Per Schifani «la sentenza seppur incomprensibile e non condivisibile, è priva di effetti finanziari e infondata sotto il profilo giuridico»

Renato Schifani

Non sono bastate le parole circostanziate in punta di diritto del governatore Renato Schifani, che nella sua arringa nella parte finale dell’adunanza pubblica ha cercato di convincere il collegio delle sezioni riunite di controllo della Corte dei Conti che ha deciso di sospendere il giudizio di parificazione del rendiconto della Regione per il 2021.

Per il secondo anno consecutivo i giudici contabili lasciano nel limbo il consuntivo della Regione siciliana. L’avevano fatto già l’anno scorso col rendiconto del 2020 facendo ricorso di legittimità alla Corte costituzionale sulla questione relativa al disavanzo e per il quale si aspetta ancora la pronuncia della Consulta: questo nonostante la Corte quest’anno abbia riconosciuto progressi, sostanziali, all’amministrazione regionale nella gestione dei conti pubblici rispetto a un anno fa, apprezzando la collaborazione istituzionale.

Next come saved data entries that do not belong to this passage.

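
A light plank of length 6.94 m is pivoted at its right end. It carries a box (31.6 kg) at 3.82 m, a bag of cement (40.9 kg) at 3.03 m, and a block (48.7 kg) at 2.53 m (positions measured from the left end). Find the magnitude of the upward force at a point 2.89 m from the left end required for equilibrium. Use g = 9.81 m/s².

Sum moments about the right end (the unknown pivot reaction has zero arm there).
Box: 31.6 × 9.81 = 310 N down at 3.82 m → arm 3.12 m, τ = 310 × 3.12 = 967.2 N·m counterclockwise.
Bag of cement: 40.9 × 9.81 = 401.2 N down at 3.03 m → arm 3.91 m, τ = 401.2 × 3.91 = 1569 N·m counterclockwise.
Block: 48.7 × 9.81 = 477.7 N down at 2.53 m → arm 4.41 m, τ = 477.7 × 4.41 = 2107 N·m counterclockwise.
Net moment of the loads = 4643 N·m counterclockwise.
The upward force F acts at a point 2.89 m from the left end, arm 4.05 m, giving F × 4.05 clockwise.
Setting net torque to zero: F × 4.05 = 4643 → F = 4643 / 4.05 = 1150 N.

F ≈ 1150 N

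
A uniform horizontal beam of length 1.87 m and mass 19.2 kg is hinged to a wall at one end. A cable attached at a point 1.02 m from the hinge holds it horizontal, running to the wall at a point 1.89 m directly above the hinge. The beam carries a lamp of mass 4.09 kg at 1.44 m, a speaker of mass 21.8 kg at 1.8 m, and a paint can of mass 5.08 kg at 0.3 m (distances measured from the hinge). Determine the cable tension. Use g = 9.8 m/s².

About the hinge:
Beam weight: 19.2 × 9.8 = 188.2 N down at 0.935 m → arm 0.935 m, τ = 188.2 × 0.935 = 176 N·m clockwise.
Lamp: 4.09 × 9.8 = 40.08 N down at 1.44 m → arm 1.44 m, τ = 40.08 × 1.44 = 57.72 N·m clockwise.
Speaker: 21.8 × 9.8 = 213.6 N down at 1.8 m → arm 1.8 m, τ = 213.6 × 1.8 = 384.5 N·m clockwise.
Paint can: 5.08 × 9.8 = 49.78 N down at 0.3 m → arm 0.3 m, τ = 49.78 × 0.3 = 14.93 N·m clockwise.
Total clockwise load moment = 633.1 N·m.
The cable tension T acts at 1.02 m; only its component perpendicular to the beam, T sinθ, produces torque. sinθ = h/√(h²+d²) = 1.89/√(1.89²+1.02²) = 0.88.
Setting net torque to zero: T × 1.02 × 0.88 = 633.1 → T = 633.1 / 0.8976 = 705 N.

T ≈ 705 N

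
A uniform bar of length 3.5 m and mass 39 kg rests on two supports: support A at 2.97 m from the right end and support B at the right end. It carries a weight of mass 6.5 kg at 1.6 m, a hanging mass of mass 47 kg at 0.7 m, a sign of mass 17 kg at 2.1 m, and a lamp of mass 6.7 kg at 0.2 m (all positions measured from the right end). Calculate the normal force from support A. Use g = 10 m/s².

R_A ≈ 500 N

Taking torques about support B:
Beam weight: 39 × 10 = 390 N down at 1.75 m → arm 1.75 m, τ = 390 × 1.75 = 682.5 N·m counterclockwise.
Weight: 6.5 × 10 = 65 N down at 1.6 m → arm 1.6 m, τ = 65 × 1.6 = 104 N·m counterclockwise.
Hanging mass: 47 × 10 = 470 N down at 0.7 m → arm 0.7 m, τ = 470 × 0.7 = 329 N·m counterclockwise.
Sign: 17 × 10 = 170 N down at 2.1 m → arm 2.1 m, τ = 170 × 2.1 = 357 N·m counterclockwise.
Lamp: 6.7 × 10 = 67 N down at 0.2 m → arm 0.2 m, τ = 67 × 0.2 = 13.4 N·m counterclockwise.
Net load moment about support B = 1486 N·m counterclockwise.
Reaction R at support A is upward at 2.97 m, arm 2.97 m → moment R × 2.97 clockwise.
Στ = 0 ⇒ R × 2.97 = 1486 ⇒ R = 500 N.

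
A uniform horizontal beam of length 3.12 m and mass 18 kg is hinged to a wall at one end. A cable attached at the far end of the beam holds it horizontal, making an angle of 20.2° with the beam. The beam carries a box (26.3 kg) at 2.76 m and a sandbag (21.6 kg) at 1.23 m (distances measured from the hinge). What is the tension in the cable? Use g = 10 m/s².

T ≈ 1180 N

About the hinge:
Beam weight: 18 × 10 = 180 N down at 1.56 m → arm 1.56 m, τ = 180 × 1.56 = 280.8 N·m clockwise.
Box: 26.3 × 10 = 263 N down at 2.76 m → arm 2.76 m, τ = 263 × 2.76 = 725.9 N·m clockwise.
Sandbag: 21.6 × 10 = 216 N down at 1.23 m → arm 1.23 m, τ = 216 × 1.23 = 265.7 N·m clockwise.
Total clockwise load moment = 1272 N·m.
The cable tension T acts at 3.12 m; only its component perpendicular to the beam, T sinθ, produces torque. sin 20.2° = 0.3453.
Setting net torque to zero: T × 3.12 × 0.3453 = 1272 → T = 1272 / 1.077 = 1180 N.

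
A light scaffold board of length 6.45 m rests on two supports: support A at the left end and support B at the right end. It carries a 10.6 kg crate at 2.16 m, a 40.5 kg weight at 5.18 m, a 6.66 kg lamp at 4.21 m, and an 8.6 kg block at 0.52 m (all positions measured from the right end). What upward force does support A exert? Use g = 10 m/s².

R_A ≈ 411 N

About support B:
Crate: 10.6 × 10 = 106 N down at 2.16 m → arm 2.16 m, τ = 106 × 2.16 = 229 N·m counterclockwise.
Weight: 40.5 × 10 = 405 N down at 5.18 m → arm 5.18 m, τ = 405 × 5.18 = 2098 N·m counterclockwise.
Lamp: 6.66 × 10 = 66.6 N down at 4.21 m → arm 4.21 m, τ = 66.6 × 4.21 = 280.4 N·m counterclockwise.
Block: 8.6 × 10 = 86 N down at 0.52 m → arm 0.52 m, τ = 86 × 0.52 = 44.72 N·m counterclockwise.
Net load moment about support B = 2652 N·m counterclockwise.
Reaction R at support A is upward at 6.45 m, arm 6.45 m → moment R × 6.45 clockwise.
Στ = 0 ⇒ R × 6.45 = 2652 ⇒ R = 411 N.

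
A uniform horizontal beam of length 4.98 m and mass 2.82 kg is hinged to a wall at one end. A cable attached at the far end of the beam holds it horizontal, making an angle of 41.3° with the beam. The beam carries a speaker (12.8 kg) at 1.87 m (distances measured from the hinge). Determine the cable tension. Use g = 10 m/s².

T ≈ 94.2 N

About the hinge:
Beam weight: 2.82 × 10 = 28.2 N down at 2.49 m → arm 2.49 m, τ = 28.2 × 2.49 = 70.22 N·m clockwise.
Speaker: 12.8 × 10 = 128 N down at 1.87 m → arm 1.87 m, τ = 128 × 1.87 = 239.4 N·m clockwise.
Total clockwise load moment = 309.6 N·m.
The cable tension T acts at 4.98 m; only its component perpendicular to the beam, T sinθ, produces torque. sin 41.3° = 0.66.
Στ = 0 ⇒ T × 4.98 × 0.66 = 309.6 ⇒ T = 309.6 / 3.287 = 94.2 N.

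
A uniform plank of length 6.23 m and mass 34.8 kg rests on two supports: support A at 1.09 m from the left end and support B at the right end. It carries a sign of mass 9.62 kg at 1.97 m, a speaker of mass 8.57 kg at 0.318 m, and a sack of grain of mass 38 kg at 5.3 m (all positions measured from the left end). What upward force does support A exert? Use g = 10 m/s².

Sum moments about support B (its reaction then has zero moment arm).
Beam weight: 34.8 × 10 = 348 N down at 3.115 m → arm 3.115 m, τ = 348 × 3.115 = 1084 N·m counterclockwise.
Sign: 9.62 × 10 = 96.2 N down at 1.97 m → arm 4.26 m, τ = 96.2 × 4.26 = 409.8 N·m counterclockwise.
Speaker: 8.57 × 10 = 85.7 N down at 0.318 m → arm 5.912 m, τ = 85.7 × 5.912 = 506.7 N·m counterclockwise.
Sack of grain: 38 × 10 = 380 N down at 5.3 m → arm 0.93 m, τ = 380 × 0.93 = 353.4 N·m counterclockwise.
Net load moment about support B = 2354 N·m counterclockwise.
Reaction R at support A is upward at 1.09 m, arm 5.14 m → moment R × 5.14 clockwise.
For rotational equilibrium, R × 5.14 = 2354, so R = 458 N.

R_A ≈ 458 N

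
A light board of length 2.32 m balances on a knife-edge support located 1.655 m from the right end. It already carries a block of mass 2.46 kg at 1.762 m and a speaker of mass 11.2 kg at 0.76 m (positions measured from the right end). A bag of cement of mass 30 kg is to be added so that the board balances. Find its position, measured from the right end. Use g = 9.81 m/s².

Take moments about the knife-edge support (at 1.655 m from the right end).
Block: 2.46 × 9.81 = 24.13 N down at 1.762 m → arm 0.107 m, τ = 24.13 × 0.107 = 2.582 N·m counterclockwise.
Speaker: 11.2 × 9.81 = 109.9 N down at 0.76 m → arm 0.895 m, τ = 109.9 × 0.895 = 98.36 N·m clockwise.
Net moment of existing loads = 95.78 N·m clockwise.
The bag of cement weighs 30 × 9.81 = 294.3 N and must supply an equal counterclockwise moment, so its lever arm about the knife-edge support is 95.78 / 294.3 = 0.325 m.
That puts it at 1.655 + 0.325 = 1.98 m from the right end.

x ≈ 1.98 m from the right end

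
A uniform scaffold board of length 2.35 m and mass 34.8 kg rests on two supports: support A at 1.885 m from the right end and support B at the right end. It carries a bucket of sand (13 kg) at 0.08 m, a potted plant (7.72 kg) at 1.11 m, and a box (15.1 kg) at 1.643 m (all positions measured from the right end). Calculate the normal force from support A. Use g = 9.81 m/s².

R_A ≈ 392 N

Taking torques about support B:
Beam weight: 34.8 × 9.81 = 341.4 N down at 1.175 m → arm 1.175 m, τ = 341.4 × 1.175 = 401.1 N·m counterclockwise.
Bucket of sand: 13 × 9.81 = 127.5 N down at 0.08 m → arm 0.08 m, τ = 127.5 × 0.08 = 10.2 N·m counterclockwise.
Potted plant: 7.72 × 9.81 = 75.73 N down at 1.11 m → arm 1.11 m, τ = 75.73 × 1.11 = 84.06 N·m counterclockwise.
Box: 15.1 × 9.81 = 148.1 N down at 1.643 m → arm 1.643 m, τ = 148.1 × 1.643 = 243.3 N·m counterclockwise.
Net load moment about support B = 738.7 N·m counterclockwise.
Reaction R at support A is upward at 1.885 m, arm 1.885 m → moment R × 1.885 clockwise.
Setting net torque to zero: R × 1.885 = 738.7 → R = 392 N.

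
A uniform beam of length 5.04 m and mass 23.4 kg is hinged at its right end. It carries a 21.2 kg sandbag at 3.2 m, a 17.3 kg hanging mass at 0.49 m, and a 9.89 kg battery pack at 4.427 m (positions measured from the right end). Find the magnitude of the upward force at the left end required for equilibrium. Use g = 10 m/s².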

È passata tra i giudici la linea del pg Maria Aronica che nella sua requisitoria ha sollecitato il collegio a sospendere il giudizio. A pesare sulla decisione ancora una volta la questione relativa al disavanzo: per la Corte la Regione avrebbe dovuto ripianare il deficit sorto nel 2018 e pari a 1 miliardo e 26,1 milioni di euro nei tre esercizi di bilancio successivi, mentre l’allora governo Musumeci, con l’allora assessore all’Economia Gaetano Armao, lo spalmò in dieci anni, forte di un accordo con lo Stato, ma contestato l’anno scorso dai giudici contabili perché firmato solo in seguito.

E, comunque, per i magistrati non risolutivo in quanto l’eventuale procedura doveva essere autorizzata per legge, tuttavia approvata l’anno scorso, e non con un patto amministrativo. Schifani in adunanza ha usato parole nette: «La richiesta del procuratore generale appare del tutto infondata e incoerente con il quadro normativo», ricordando che nelle more della sentenza della Corte costituzionale, il suo governo aveva chiesto e ottenuto dal governo Meloni, sulla scorta dei rilievi della Corte dei Conti, una norma ad hoc approvata dal Parlamento nazionale per la spalmatura del disavanzo in otto anni, evidenziando che la legge primaria implicitamente sovrasta quel patto.

Ma se ciò non bastasse, comunque, il governo è pronto a chiedere la revoca del decreto legislativo finito nel mirino dei magistrati contabili, alla luce della normativa vigente. La sensazione tra i dirigenti regionali che lavorano al dossier sui conti della Regione è che quello della Corte sia un atto dovuto per mantenere la posizione giuridica assunta l’anno scorso, rispedendo così la palla alla Consulta che si deve pronunciare sul disavanzo. Ciò nonostante il governo abbia ribadito oggi la primogenitura implicita della legge sul patto amministrativo contestato dai giudici.

Per Schifani comunque «la sentenza odierna seppur incomprensibile e non condivisibile, è priva di effetti finanziari e infondata sotto il profilo giuridico» ritenendo che «la nuova legge ha superato la norma impugnata dalla Corte. Malgrado ciò - ha precisato - la Regione continuerà a essere impegnata nel percorso già intrapreso, di risanamento della finanza pubblica, tra l’altro oggi ricordato dallo stesso organo di controllo».